Tuesday, October 4, 2011

Node.js has jumped the shark

I've been trying to understand this whole Node.js thing that's been going on for the past few days. It's taught me a lot about how the Node.js community tries to reason about problems, and perhaps what's the real problem with Node.

It began with a relatively short rant by Ryan Dahl. Ryan talk's about how he's mad at complex software, which is at least an arguable position. I liked his rant, but Ted Dziuba did not.

Ted Dziuba wrote a brilliant troll post which lambasted Ryan and the concept of Node.js in general. I'm a huge fan of Ted's previous trolling, especially his parody TechCrunch site uncov, which trolled TechCrunch before TechCrunch became a parody of itself. Except in the case of uncov, it would be a few years before TechCrunch became a parody itself. With Node.js, the reaction was almost instantaneous.

Ted's argument centered around the problem of doing non-trivial computation within the event loop of a system like Node, and how that would affect the performance of the system. To illustrate this point, he gave an intentionally deoptimized Fibonacci function, along with the boldface caveat "Yes, I know there's a closed form solution. Shouldn't you be in front of a mirror somewhere, figuring out how to introduce yourself to her?"

Reading through the lines of Ted's trolling, his point is "I'm not specifically talking about Fibonacci. I'm talking about non-trivial computation as a general problem in Node." He specifically chose a slow algorithm to illustrate his point. However, what was the Node community's reaction?

One reaction was to go out and implement Ted's intentionally-retarded Fibonacci algorithm in a bunch of different languages and benchmark how fast the VM could optimize away a crappy algorithm. Based on several benchmarks, V8 actually does a comparatively good way of optimizing away the retarded algorithm compared to a lot of other languages. Cool story bro!

In the Reddit comments for this story I first truly gazed into the abyss of Node.js insanity. Node provides a way to schedule an anonymous function to run the next time it's event loop iterates using a function called nextTick. EventMachine (ugh) users may be familiar with this same pattern with EM.next_tick (which needs to die for most use cases, but that's the subject of another blog post)

Redditor "headzoo" suggests that we provide a "non-blocking solution" by unrolling the Fibonacci loop and execute one iteration of the Node.js event loop, calculating one iteration for each I/O multiplexing system call Node is making. When Ted Dziuba asked "Have you taken epoll into your heart?," I think he had no idea of the depths Node people actually have.

I don't really get what's going on in Node people's heads here. I think they seriously believe that throwing computation into the middle of an event loop is a good idea, because Node's event loop is FAST!!#$#! funroll-loops + nextTick = LUDICROUS SPEED!!

This crap is absolutely insane.
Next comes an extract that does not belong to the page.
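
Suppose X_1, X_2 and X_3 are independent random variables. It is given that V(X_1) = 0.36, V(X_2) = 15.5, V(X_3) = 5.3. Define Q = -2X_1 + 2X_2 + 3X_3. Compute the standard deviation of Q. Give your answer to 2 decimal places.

By independence, V(Q) = (-2)²V(X_1) + (2)²V(X_2) + (3)²V(X_3)
= (-2)²·0.36 + (2)²·15.5 + (3)²·5.3 = 111.14
SD(Q) = √111.14 ≈ 10.54

10.54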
For each iteration of the loop, Node is making an expensive system call. It's also defeating all of the mechanisms that V8's impressive JIT would use to optimize this problem, as substantiated by the previously mentioned Nodian's roflbenchmark. Clearly this is a very bad idea. But wait, it gets worse!

It wouldn't take long before another Node.js fan put together a Github project for this technique, which also added an "optimization": memoization! In addition to unrolling each iteration of the Fibonacci function to run within the event loop, it now caches the nth result. Now let's throw ApacheBench at it and see how fast Node can serve the precomputed result where n = 100.
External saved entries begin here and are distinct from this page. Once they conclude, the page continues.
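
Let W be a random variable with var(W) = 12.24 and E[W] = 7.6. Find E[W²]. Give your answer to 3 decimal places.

70.000

E[W²] = var(W) + (E[W])² = 12.24 + (7.6)² = 70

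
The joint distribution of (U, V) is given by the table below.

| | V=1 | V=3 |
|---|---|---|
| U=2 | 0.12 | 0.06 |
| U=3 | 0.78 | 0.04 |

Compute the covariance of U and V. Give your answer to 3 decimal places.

-0.084

E[U] = 2.82,  E[V] = 1.2
E[UV] = 3.3
Cov(U,V) = E[UV] − E[U]E[V] = 3.3 − (2.82)(1.2) = -0.084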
Holy balls, it does 5390.22 requests per second serving a memoized value when I ask ApacheBench to request the same memoized value over and over!!#$! TAKE THAT TED DZIUBA! Is it any good? One word: yes. Did we miss the point that this isn't about Fibonacci? One word: yes. (Side note: I second raganwald in adding "Is it any good? Yes." to the top of all my READMEs)

Memoizing each member of the Fibonacci sequence makes this algorithm O(n) in memory. For shits and grins I installed Node-fib and asked it for the 1 millionth Fibonacci number. Node ground away (on a single core of my quad core i7 MacBook) for about a minute before running out of memory, crashing the entire VM.

Okay, so mistakenly implementing an algorithm this pathologically bad when you're trying to prove a point to someone who's just trolling you is pretty bad, right? But it gets worse. 

After pointing this out, a member of the Node.js community (post now deleted) suggested I might have an obsolete version of Node with a 1GB heap limit (because Node uses a VM targeted at client-side JavaScript where 1GB heaps are an uncommon use case, but hey, let's throw it on the server!) and that I recompile without the 1GB restriction so that this retarded algorithm can continue eating up all my system RAM. He says this as if this is a good idea instead of, I dunno, using a better algorithm.

Clearly the next logical steps are to store previously computed Fibonacci numbers in MongoDB. Or you could build a system with Socket.IO which caches previously computed Fibonacci numbers client-side using a distributed hash table. Then you'd be well on your way to a multimillion dollar cloud-based Fibonacci number service. Eventually you'll probably want to build in an OpenMP C++ native extension to calculate Fibonacci numbers across multiple CPU cores. That way you'll have a truly roflscale Fibonacci web service.